100 grams good pasta, I used a tasty wholemeal version
about 200 ml hot stock or water, I didn´t have any stock cubes at home so I used some white wine (leftover!), water and herbes de provence
3-4 sundried tomatoes, soaked in hot water or in oil (leftover from Saturday night)
1 finely chopped yellow onion
fresh herbs, fresh tomatoes or whatever greens you have on hand (we made filled pork loin yesterday so I had some left of a lovely parsley/basil/sundried tomato mix)
3-4 slices of streaky bacon (also a leftover from this week)
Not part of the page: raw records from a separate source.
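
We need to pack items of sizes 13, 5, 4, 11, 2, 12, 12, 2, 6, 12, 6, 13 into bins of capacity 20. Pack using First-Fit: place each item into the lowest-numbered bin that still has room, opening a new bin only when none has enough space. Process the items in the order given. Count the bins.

bin 1: place 13, 7 left
bin 1: place 5, 2 left
bin 2: place 4, 16 left
bin 2: place 11, 5 left
bin 1: place 2, 0 left
bin 3: place 12, 8 left
bin 4: place 12, 8 left
bin 2: place 2, 3 left
bin 3: place 6, 2 left
bin 5: place 12, 8 left
bin 4: place 6, 2 left
bin 6: place 13, 7 left
Final bins: [13,5,2] [4,11,2] [12,6] [12,6] [12] [13].

6 bins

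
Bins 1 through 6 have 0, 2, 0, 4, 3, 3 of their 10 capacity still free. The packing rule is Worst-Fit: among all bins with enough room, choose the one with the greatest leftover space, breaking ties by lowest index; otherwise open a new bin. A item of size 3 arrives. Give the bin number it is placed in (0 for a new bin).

4

Bins with room: bin 4 (4), bin 5 (3), bin 6 (3).
Most room is bin 4 with 4 free.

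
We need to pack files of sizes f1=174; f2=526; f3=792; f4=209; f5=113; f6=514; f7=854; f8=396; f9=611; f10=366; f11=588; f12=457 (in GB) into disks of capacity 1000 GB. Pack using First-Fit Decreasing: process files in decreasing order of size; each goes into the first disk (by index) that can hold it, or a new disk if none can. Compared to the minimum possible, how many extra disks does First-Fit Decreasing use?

First-Fit Decreasing: [854,113] [792,174] [611,366] [588,396] [526,457] [514,209] → 6 disks.
Total size 5600 GB; any packing needs at least ⌈5600/1000⌉ = 6 disks.
So 6 is already optimal.

0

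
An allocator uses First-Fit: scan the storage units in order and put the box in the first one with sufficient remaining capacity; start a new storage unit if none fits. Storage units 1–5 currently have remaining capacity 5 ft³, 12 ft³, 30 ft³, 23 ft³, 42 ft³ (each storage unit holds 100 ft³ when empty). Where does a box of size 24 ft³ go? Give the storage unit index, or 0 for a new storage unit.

3

Storage units with room: storage unit 3 (30 ft³), storage unit 5 (42 ft³).
The first with room is storage unit 3.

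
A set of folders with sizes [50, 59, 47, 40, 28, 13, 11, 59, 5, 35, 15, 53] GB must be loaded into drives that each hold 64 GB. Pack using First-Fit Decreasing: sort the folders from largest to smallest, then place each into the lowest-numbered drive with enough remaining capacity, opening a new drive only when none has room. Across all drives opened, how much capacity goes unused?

33

Sorted descending: 59, 59, 53, 50, 47, 40, 35, 28, 15, 13, 11, 5.
59 GB → drive 1 (remaining 5 GB)
59 GB → drive 2 (remaining 5 GB)
53 GB → drive 3 (remaining 11 GB)
50 GB → drive 4 (remaining 14 GB)
47 GB → drive 5 (remaining 17 GB)
40 GB → drive 6 (remaining 24 GB)
35 GB → drive 7 (remaining 29 GB)
28 GB → drive 7 (remaining 1 GB)
15 GB → drive 5 (remaining 2 GB)
13 GB → drive 4 (remaining 1 GB)
11 GB → drive 3 (remaining 0 GB)
5 GB → drive 1 (remaining 0 GB)
7 drives × 64 GB = 448 GB; used 415 GB; unused 33 GB.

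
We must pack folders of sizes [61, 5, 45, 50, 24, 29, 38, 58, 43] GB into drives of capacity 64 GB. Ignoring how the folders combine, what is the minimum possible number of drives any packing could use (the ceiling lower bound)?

Total size = 61 + 5 + 45 + 50 + 24 + 29 + 38 + 58 + 43 = 353 GB.
⌈353 / 64⌉ = 6.

6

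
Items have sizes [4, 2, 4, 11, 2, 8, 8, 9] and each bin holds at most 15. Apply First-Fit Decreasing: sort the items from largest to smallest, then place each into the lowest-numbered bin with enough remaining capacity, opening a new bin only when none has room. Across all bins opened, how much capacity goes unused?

Sorted descending: 11, 9, 8, 8, 4, 4, 2, 2.
11 → bin 1 (remaining 4)
9 → bin 2 (remaining 6)
8 → bin 3 (remaining 7)
8 → bin 4 (remaining 7)
4 → bin 1 (remaining 0)
4 → bin 2 (remaining 2)
2 → bin 2 (remaining 0)
2 → bin 3 (remaining 5)
4 bins × 15 = 60; used 48; unused 12.

12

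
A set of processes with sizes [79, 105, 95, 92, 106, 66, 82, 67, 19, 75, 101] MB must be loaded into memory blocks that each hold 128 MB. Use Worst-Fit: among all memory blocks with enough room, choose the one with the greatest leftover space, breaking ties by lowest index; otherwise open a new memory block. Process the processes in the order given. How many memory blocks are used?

memory block 1: place 79 MB, 49 MB left
memory block 2: place 105 MB, 23 MB left
memory block 3: place 95 MB, 33 MB left
memory block 4: place 92 MB, 36 MB left
memory block 5: place 106 MB, 22 MB left
memory block 6: place 66 MB, 62 MB left
memory block 7: place 82 MB, 46 MB left
memory block 8: place 67 MB, 61 MB left
memory block 6: place 19 MB, 43 MB left
memory block 9: place 75 MB, 53 MB left
memory block 10: place 101 MB, 27 MB left

10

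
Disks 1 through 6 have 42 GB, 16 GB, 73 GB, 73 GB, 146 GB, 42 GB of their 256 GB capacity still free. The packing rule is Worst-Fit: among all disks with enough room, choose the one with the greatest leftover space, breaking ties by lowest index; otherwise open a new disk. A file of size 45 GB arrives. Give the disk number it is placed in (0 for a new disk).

Disks with room: disk 3 (73 GB), disk 4 (73 GB), disk 5 (146 GB).
Most room is disk 5 with 146 GB free.

5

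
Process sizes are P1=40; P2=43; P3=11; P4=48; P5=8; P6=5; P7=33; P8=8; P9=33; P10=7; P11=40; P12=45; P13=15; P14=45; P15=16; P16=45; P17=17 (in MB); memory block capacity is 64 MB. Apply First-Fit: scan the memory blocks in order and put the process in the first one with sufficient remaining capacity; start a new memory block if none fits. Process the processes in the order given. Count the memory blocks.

9

memory block 1: place P1 (40 MB), 24 MB left
memory block 2: place P2 (43 MB), 21 MB left
memory block 1: place P3 (11 MB), 13 MB left
memory block 3: place P4 (48 MB), 16 MB left
memory block 1: place P5 (8 MB), 5 MB left
memory block 1: place P6 (5 MB), 0 MB left
memory block 4: place P7 (33 MB), 31 MB left
memory block 2: place P8 (8 MB), 13 MB left
memory block 5: place P9 (33 MB), 31 MB left
memory block 2: place P10 (7 MB), 6 MB left
memory block 6: place P11 (40 MB), 24 MB left
memory block 7: place P12 (45 MB), 19 MB left
memory block 3: place P13 (15 MB), 1 MB left
memory block 8: place P14 (45 MB), 19 MB left
memory block 4: place P15 (16 MB), 15 MB left
memory block 9: place P16 (45 MB), 19 MB left
memory block 5: place P17 (17 MB), 14 MB left
Final memory blocks: [40,11,8,5] [43,8,7] [48,15] [33,16] [33,17] [40] [45] [45] [45].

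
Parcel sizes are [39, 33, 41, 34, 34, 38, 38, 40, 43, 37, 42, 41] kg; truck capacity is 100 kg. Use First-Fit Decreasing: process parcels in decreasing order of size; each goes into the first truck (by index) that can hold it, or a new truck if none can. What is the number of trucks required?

6

Sorted descending: 43, 42, 41, 41, 40, 39, 38, 38, 37, 34, 34, 33.
Put 43 kg in truck 1; 57 kg remain.
Put 42 kg in truck 1; 15 kg remain.
Put 41 kg in truck 2; 59 kg remain.
Put 41 kg in truck 2; 18 kg remain.
Put 40 kg in truck 3; 60 kg remain.
Put 39 kg in truck 3; 21 kg remain.
Put 38 kg in truck 4; 62 kg remain.
Put 38 kg in truck 4; 24 kg remain.
Put 37 kg in truck 5; 63 kg remain.
Put 34 kg in truck 5; 29 kg remain.
Put 34 kg in truck 6; 66 kg remain.
Put 33 kg in truck 6; 33 kg remain.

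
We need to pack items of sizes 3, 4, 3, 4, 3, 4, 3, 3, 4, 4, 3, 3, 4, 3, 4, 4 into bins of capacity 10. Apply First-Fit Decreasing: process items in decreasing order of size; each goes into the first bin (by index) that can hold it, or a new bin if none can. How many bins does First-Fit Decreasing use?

Sorted descending: 4, 4, 4, 4, 4, 4, 4, 4, 3, 3, 3, 3, 3, 3, 3, 3.
bin 1: place 4, 6 left
bin 1: place 4, 2 left
bin 2: place 4, 6 left
bin 2: place 4, 2 left
bin 3: place 4, 6 left
bin 3: place 4, 2 left
bin 4: place 4, 6 left
bin 4: place 4, 2 left
bin 5: place 3, 7 left
bin 5: place 3, 4 left
bin 5: place 3, 1 left
bin 6: place 3, 7 left
bin 6: place 3, 4 left
bin 6: place 3, 1 left
bin 7: place 3, 7 left
bin 7: place 3, 4 left
Final bins: [4,4] [4,4] [4,4] [4,4] [3,3,3] [3,3,3] [3,3].

7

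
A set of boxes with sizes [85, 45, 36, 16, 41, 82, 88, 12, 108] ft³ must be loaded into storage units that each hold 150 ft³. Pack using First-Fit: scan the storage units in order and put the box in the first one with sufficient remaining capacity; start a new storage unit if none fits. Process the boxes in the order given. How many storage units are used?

5 storage units

storage unit 1: place 85 ft³, 65 ft³ left
storage unit 1: place 45 ft³, 20 ft³ left
storage unit 2: place 36 ft³, 114 ft³ left
storage unit 1: place 16 ft³, 4 ft³ left
storage unit 2: place 41 ft³, 73 ft³ left
storage unit 3: place 82 ft³, 68 ft³ left
storage unit 4: place 88 ft³, 62 ft³ left
storage unit 2: place 12 ft³, 61 ft³ left
storage unit 5: place 108 ft³, 42 ft³ left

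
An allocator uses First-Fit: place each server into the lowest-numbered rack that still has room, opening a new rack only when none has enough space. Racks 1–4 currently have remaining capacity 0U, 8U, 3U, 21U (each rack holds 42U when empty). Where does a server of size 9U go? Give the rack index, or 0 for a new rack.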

some good strong cheese, like parmesan, but I always substitute Västerbotten cheese which is a lovely strong and flaky Swedish cheese

Chop the onion and sautée until a little soft in some olive oil. Add the pasta and stir until it is covered with oil and a little shiny. Add the wine or water or stock or what you use, it should just cover the pasta. Boil on low heat until the pasta is done and check it once in a while if it needs more fluid. If some fluid is left when the pasta is done don´t drain it, it has lots of flavour. Serve immediately with crispy bacon, veggies and some cheese on top.